Settings Configuration

Configure the voice agent and sets the input and output audio formats.

What is the SettingsConfiguration Message

The SettingsConfiguration message is a JSON command that serves as an initialization step, setting up both the behavior of the voice agent and the audio transmission formats before any actual voice data is exchanged over the websocket connection. This message configures the voice agent and sets the input and output audio formats.

Configuration Parameters

ParameterDescription
agent.listen.modelThe Deepgram speech-to-text model to be used. See options
agent.speak.modelThe Deepgram text-to-speech model to be used. See options
agent.think.modelDefines the LLM Model to be used. See options
agent.think.provider.typeDefines the LLM Provider See options
agent.think.instructionsDefines the System Prompt for the LLM
agent.think.functionsPass functions to the agent that will be called throughout the conversation if/when needed as described per function. See options
audio.inputThe speech-to-text audio media input you wish to send. See options
audio.outputThe text-to-speech audio media output you wish to receive. See options
context.messagesUsed to restore existing conversation if websocket connection break.
context.replyUsed to to replay the last message, if it is an assistant message.
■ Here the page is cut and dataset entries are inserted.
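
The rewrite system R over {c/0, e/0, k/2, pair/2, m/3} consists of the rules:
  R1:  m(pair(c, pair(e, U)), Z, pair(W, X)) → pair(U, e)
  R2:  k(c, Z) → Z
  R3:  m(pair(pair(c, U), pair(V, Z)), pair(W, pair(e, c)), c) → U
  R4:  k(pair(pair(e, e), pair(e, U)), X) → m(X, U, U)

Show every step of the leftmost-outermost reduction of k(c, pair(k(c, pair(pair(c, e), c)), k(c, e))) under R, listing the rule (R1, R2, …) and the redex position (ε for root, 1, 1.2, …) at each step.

1. k(c, pair(k(c, pair(pair(c, e), c)), k(c, e)))  →  pair(k(c, pair(pair(c, e), c)), k(c, e))   [R2 at ε]
2. pair(k(c, pair(pair(c, e), c)), k(c, e))  →  pair(pair(pair(c, e), c), k(c, e))   [R2 at 1]
3. pair(pair(pair(c, e), c), k(c, e))  →  pair(pair(pair(c, e), c), e)   [R2 at 2]

pair(pair(pair(c, e), c), e)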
Sending SettingsConfiguration

To send the SettingsConfiguration message, you need to send the following JSON message to the server:

📘

The client should send a SettingsConfiguration message immediately after opening the websocket and before sending any audio.

{
  "type": "SettingsConfiguration",
  "audio": {
    "input": { // optional. defaults to 16kHz linear16
      "encoding": "",
      "sample_rate": 24000 // defaults to 24k 
    },
    "output": { // optional. see table below for defaults and allowed combinations
      "encoding": "",
      "sample_rate": 24000, // defaults to 24k
      "bitrate": 0,
      "container": ""
    }
  },
  "agent": {
    "listen": {
      "model": "" // optional. default 'nova-2'
    },
    "think": {
      "provider": {
        "type": "" // see `LLM providers and models` table below
      },
      "model": "", // see `LLM providers and models` table below
      "instructions": "", // optional (this is the LLM System prompt)
      "functions": [
        {
          "name": "", // function name
          "description": "", // tells the agent what the function does, and how and when to use it
          "url": "", // the endpoint where your function will be called
          "headers": [ // optional. Http headers to pass when calling the function. Only supports 'authorization'
            {
              "key": "authorization",
              "value": ""
            }
          ],
          "method": "post", // the http method to use when calling the function
          "parameters": {
            "type": "object",
            "properties": {
              "item": { // the name of the input property
                "type": "string", // the type of the input
                "description":"" // the description of the input so the agent understands what it is
              }
            },
            "required": ["item"] // the list of required input properties for this function to be called
          }
        }
      ]
    },
    "speak": {
      "model": "" // default 'aura-asteria-en'
    }
  },
  "context": {
    "messages": [], // LLM message history (e.g. to restore existing conversation if websocket connection breaks)
    "replay": false // whether to replay the last message, if it is an assistant message
  }
}

SettingsConfiguration Confirmation

Upon receiving the SettingsConfiguration message, the server will process all remaining audio data and return the following:

{
    "type": "SettingsApplied"
}

Conclusion

The SettingsConfiguration message is an initialization command that establishes both the behavior of the voice agent and the audio transmission formats before voice data is exchanged. By configuring the agent and setting the input/output audio formats upfront, it ensures smooth and efficient communication over the WebSocket connection, laying the foundation for effective voice interactions.